# Is Pytorch REINFORCE implementation correct?

Hi everyone,

Perhaps I am very much misunderstanding some of the semantics of loss.backward() and optimizer.step(). In the Pytorch example implementation of the REINFORCE algorithm, we have the following excerpt from the finish_episode() function

for log_prob, R in zip(policy.saved_log_probs, returns):
policy_loss.append(-log_prob * R)
policy_loss = torch.cat(policy_loss).sum()
policy_loss.backward()
optimizer.step()


In the REINFORCE algorithm described in the Reinforcement Learning book by Richard S. Sutton and Andrew G. Barto, the reinforce update for the parameter vector, \theta, is done by

\theta_{t+1} = \theta_t + \alpha G_t (\nabla\pi(A_t|S_t,\theta_t) / \pi(A_t|S_t,\theta_t)),


i.e., the parameter vector is updated in every step through gradient ascent.
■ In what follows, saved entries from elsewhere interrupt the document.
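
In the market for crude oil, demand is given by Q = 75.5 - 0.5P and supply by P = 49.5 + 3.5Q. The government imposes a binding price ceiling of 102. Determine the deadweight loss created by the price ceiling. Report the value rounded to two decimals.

32.82

Rewriting demand in inverse form: P = 151 - 2Q.
Without the control, 151 - 2Q = 49.5 + 3.5Q so Q* = 18.4545 and P* = 114.0909.
At the ceiling price 102, quantity supplied is (102 - 49.5)/3.5 = 15; supply is the short side, so Q = 15 trades at P = 102.
At Q = 15 the demand price is 121 and the supply price is 102. Deadweight loss is the triangle between the curves from 15 to 18.4545: (1/2)(121 - 102)(18.4545 - 15) = 32.8182.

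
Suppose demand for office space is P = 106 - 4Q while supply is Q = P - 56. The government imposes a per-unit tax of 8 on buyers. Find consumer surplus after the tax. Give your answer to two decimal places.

Rewriting supply in inverse form: P = 56 + Q.
Pre-tax equilibrium: 106 - 4Q = 56 + Q gives Q* = 10, P* = 66.
A tax on buyers shifts demand down by 8: (106 - 8) - 4Q = 56 + Q, so Q_t = 8.4. Buyers pay P_b = 72.4; sellers receive P_s = P_b - 8 = 64.4.
CS = (1/2)(Q_t)(106 - P_b) = (1/2)(8.4)(33.6) = 141.12.

141.12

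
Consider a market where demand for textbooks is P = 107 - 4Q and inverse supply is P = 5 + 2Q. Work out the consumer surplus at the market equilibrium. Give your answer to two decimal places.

Setting demand equal to supply, 102 = 6Q, so Q* = 17 and P* = 39.
CS is the area between the demand curve and P* from 0 to Q*: (1/2)(17)(68) = 578.

578.00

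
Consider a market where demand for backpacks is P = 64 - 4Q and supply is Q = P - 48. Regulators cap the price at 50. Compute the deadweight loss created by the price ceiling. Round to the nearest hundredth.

3.60

Rewriting supply in inverse form: P = 48 + Q.
Free-market equilibrium: 64 - 4Q = 48 + Q gives Q* = 3.2, P* = 51.2.
At the ceiling price 50, quantity supplied is (50 - 48)/1 = 2; supply is the short side, so Q = 2 trades at P = 50.
At Q = 2 the demand price is 56 and the supply price is 50. Deadweight loss is the triangle between the curves from 2 to 3.2: (1/2)(56 - 50)(3.2 - 2) = 3.6.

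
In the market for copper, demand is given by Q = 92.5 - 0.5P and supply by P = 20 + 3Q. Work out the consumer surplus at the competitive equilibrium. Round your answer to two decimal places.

Rewriting demand in inverse form: P = 185 - 2Q.
Equilibrium: 185 - 2Q = 20 + 3Q, so Q* = 33 and P* = 119.
CS is the area between the demand curve and P* from 0 to Q*: (1/2)(33)(66) = 1089.

1089.00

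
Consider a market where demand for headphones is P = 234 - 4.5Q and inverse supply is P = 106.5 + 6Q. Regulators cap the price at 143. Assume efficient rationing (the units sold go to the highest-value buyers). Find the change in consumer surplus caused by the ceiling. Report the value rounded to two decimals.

138.56

Without the control, 234 - 4.5Q = 106.5 + 6Q so Q* = 12.1429 and P* = 179.3571.
At the ceiling price 143, quantity supplied is (143 - 106.5)/6 = 6.0833; supply is the short side, so Q = 6.0833 trades at P = 143.
CS goes from (1/2)(12.1429)(54.6429) = 331.7602 to 470.3177 (computed as (234 - 143)(6.0833) - (1/2)(4.5)(6.0833)^2), a change of 138.5575.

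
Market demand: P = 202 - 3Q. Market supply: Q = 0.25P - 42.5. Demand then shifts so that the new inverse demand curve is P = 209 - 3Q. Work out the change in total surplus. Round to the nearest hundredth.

Rewriting supply in inverse form: P = 170 + 4Q.
Initial equilibrium: Q_0 = 4.5714, P_0 = 188.2857; CS_0 = (1/2)(4.5714)(13.7143) = 31.3469, PS_0 = (1/2)(4.5714)(18.2857) = 41.7959.
New equilibrium: 209 - 3Q = 170 + 4Q gives Q_1 = 5.5714, P_1 = 192.2857; CS_1 = 46.5612, PS_1 = 62.0816.
Change in total surplus = (46.5612 + 62.0816) - (31.3469 + 41.7959) = 35.5.

35.50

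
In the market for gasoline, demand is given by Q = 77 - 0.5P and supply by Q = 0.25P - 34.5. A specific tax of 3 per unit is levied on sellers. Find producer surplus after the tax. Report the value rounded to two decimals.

9.39

Rewriting demand in inverse form: P = 154 - 2Q.
Rewriting supply in inverse form: P = 138 + 4Q.
Pre-tax equilibrium: 154 - 2Q = 138 + 4Q gives Q* = 2.6667, P* = 148.6667.
A tax on sellers shifts supply up by 3: 154 - 2Q = 138 + 4Q + 3, so Q_t = 2.1667. Buyers pay P_b = 149.6667; sellers receive P_s = P_b - 3 = 146.6667.
PS = (1/2)(Q_t)(P_s - 138) = (1/2)(2.1667)(8.6667) = 9.3889.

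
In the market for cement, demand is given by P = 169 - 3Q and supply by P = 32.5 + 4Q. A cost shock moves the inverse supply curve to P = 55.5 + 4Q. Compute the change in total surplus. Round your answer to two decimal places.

-410.71

Initial equilibrium: Q_0 = 19.5, P_0 = 110.5; CS_0 = (1/2)(19.5)(58.5) = 570.375, PS_0 = (1/2)(19.5)(78) = 760.5.
New equilibrium: 169 - 3Q = 55.5 + 4Q gives Q_1 = 16.2143, P_1 = 120.3571; CS_1 = 394.3546, PS_1 = 525.8061.
Change in total surplus = (394.3546 + 525.8061) - (570.375 + 760.5) = -410.7143.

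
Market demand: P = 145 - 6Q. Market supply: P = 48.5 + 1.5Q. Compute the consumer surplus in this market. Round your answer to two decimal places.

496.65

Set 145 - 6Q = 48.5 + 1.5Q, which gives 96.5 = 7.5Q, so Q* = 12.8667 and P* = 145 - 6(12.8667) = 67.8.
The demand choke price is 145, so CS = (1/2)(Q*)(145 - P*) = (1/2)(12.8667)(77.2) = 496.6533.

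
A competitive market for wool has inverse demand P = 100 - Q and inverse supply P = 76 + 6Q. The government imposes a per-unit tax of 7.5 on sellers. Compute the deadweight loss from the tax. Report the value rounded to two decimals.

Without the tax, 100 - Q = 76 + 6Q so Q* = 3.4286 and P* = 96.5714.
A tax on sellers shifts supply up by 7.5: 100 - Q = 76 + 6Q + 7.5, so Q_t = 2.3571. Buyers pay P_b = 97.6429; sellers receive P_s = P_b - 7.5 = 90.1429.
Deadweight loss is the triangle between the curves from Q_t to Q*: (1/2)(3.4286 - 2.3571)(7.5) = 4.0179.

4.02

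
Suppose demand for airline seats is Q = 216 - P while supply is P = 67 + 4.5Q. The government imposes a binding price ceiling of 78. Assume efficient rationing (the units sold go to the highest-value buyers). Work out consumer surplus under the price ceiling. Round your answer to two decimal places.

Rewriting demand in inverse form: P = 216 - Q.
Without the control, 216 - Q = 67 + 4.5Q so Q* = 27.0909 and P* = 188.9091.
At P = 78, sellers supply (78 - 67)/4.5 = 2.4444 while buyers want more, so the quantity traded is 2.4444 at price 78.
The demand price at Q = 2.4444 is 213.5556. CS is the trapezoid between demand and 78 over [0, 2.4444]: (1/2)[(216 - 78) + (213.5556 - 78)](2.4444) = 334.3457.

334.35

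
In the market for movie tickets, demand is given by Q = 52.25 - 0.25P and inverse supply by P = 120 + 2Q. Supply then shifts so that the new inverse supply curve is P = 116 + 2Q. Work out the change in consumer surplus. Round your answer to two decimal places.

Rewriting demand in inverse form: P = 209 - 4Q.
Initial equilibrium: Q_0 = 14.8333, P_0 = 149.6667; CS_0 = (1/2)(14.8333)(59.3333) = 440.0556, PS_0 = (1/2)(14.8333)(29.6667) = 220.0278.
New equilibrium: 209 - 4Q = 116 + 2Q gives Q_1 = 15.5, P_1 = 147; CS_1 = 480.5, PS_1 = 240.25.
Change in consumer surplus = 480.5 - 440.0556 = 40.4444.

40.44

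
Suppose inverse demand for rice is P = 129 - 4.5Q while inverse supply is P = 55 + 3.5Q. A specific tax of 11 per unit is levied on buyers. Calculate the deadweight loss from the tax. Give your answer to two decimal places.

Without the tax, 129 - 4.5Q = 55 + 3.5Q so Q* = 9.25 and P* = 87.375.
A tax on buyers shifts demand down by 11: (129 - 11) - 4.5Q = 55 + 3.5Q, so Q_t = 7.875. Buyers pay P_b = 93.5625; sellers receive P_s = P_b - 11 = 82.5625.
Deadweight loss is the triangle between the curves from Q_t to Q*: (1/2)(9.25 - 7.875)(11) = 7.5625.

7.56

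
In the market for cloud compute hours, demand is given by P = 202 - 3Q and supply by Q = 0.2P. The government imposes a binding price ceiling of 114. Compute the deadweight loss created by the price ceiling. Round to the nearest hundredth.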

Maybe I am wrong, but policy_loss.backward() appears to compute the gradient of all the arguments in the loss with respect to a single parameter vector \theta, and then optimizer.step() essentially adds these gradients assuming that \theta_t is the same for all t values, which does not seem to be equivalent to the theoretical implementation.

Is there something that I am missing or not seeing clearly here?